RYA Sail for Gold Heritage Exhibition is calling for photos and memorabilia from Olympic and Paralympic Games of the past.
Did you know that sailing is one of the oldest sports on the Olympic programme? It was first contested at the Paris 1900 Olympic Games, with racing split between the River Seine and Le Havre.
Today, British sailors are a force to be reckoned with in the Olympic sailing classes. At the last Olympics held in Beijing in 2008 the team clinched an impressive seven medals; four gold, two silver and one bronze.
With the 2012 Games just around the corner the RYA, as part of its ‘Sail for Gold’ programme, is putting together an exciting exhibition of photos and memorabilia to celebrate our great Olympic and Paralympic heritage.
'So far we have secured some fabulous memorabilia for the exhibition from past Olympic sailors Rodney Pattisson, Keith Musto and Vernon Stratton. David Bond who won Gold in the Swallow class at the 1948 Games has also generously loaned us a fantastic scrap book of photos, invitations and letters of thanks.
'We would love to see what other people and sailing clubs across the country might have tucked away and would be kind enough to share with us for the exhibition, whether they were a competitor, spectator or volunteer', explained Celia Edgington, Sail for Gold Co-ordinator.

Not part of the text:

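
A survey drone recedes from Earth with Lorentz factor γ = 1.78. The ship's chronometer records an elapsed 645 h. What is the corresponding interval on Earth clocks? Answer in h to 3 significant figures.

γ = 1.78 (given)
Time dilation: Δt = γτ₀ = 1.78 × 645 h = 1150 h

Δt ≈ 1150 h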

'We already have a number of items to include in the exhibition from the 1980’s up to the present day so we would really welcome photos and memorabilia from pre 1980. Perhaps you have old photos, programmes or press cuttings, or maybe autograph books or ticket stubs to the sailing events. If so we would love to hear from you.'
The Heritage Exhibition will be touring the UK from January 2012 and will be in Weymouth during the 2012 Olympic and Paralympic Games. A full list of tour dates will be issued in due course.
If you do have any photos or memorabilia from previous Games that you would be happy to share and include in the exhibition next year then please contact Celia on 02380 604 107 or email email@example.com
Did you know? • Early on the sailing was dominated by bigger boats, sometimes with a crew of 10-12 sailors. From the 1950’s onwards the trend has been towards smaller one-design boats. Today’s boats reflect the latest developments in the sport.
• The first woman to win an Olympic Sailing medal was Frances Rivett-Cama from Great Britain, who won gold in London 1908.
• Great Britain was the most successful Sailing nation at the Sydney 2000, Athens 2004 and Beijing 2008 Games.
• Women have always been allowed to take part in Olympic sailing competition, but events specifically for women were only introduced at the Seoul Games in 1988.
• The sports name was changed from ‘Yachting’ to ‘Sailing’ at the Sydney 2000 Games.
• Windsurfing was introduced as a sailing event at the Los Angeles 1984 Games. Women competed on equal terms against the men until their own discipline was introduced in 1988.
• Sailing first appeared at the Paralympics as a demonstration sport at the 1996 Atlanta Games. In 2000 it was included in the Paralympic Games Competition programme as a medal sport with events for the Sonar (three person keelboat) and the 2.4mR (single-person keelboat).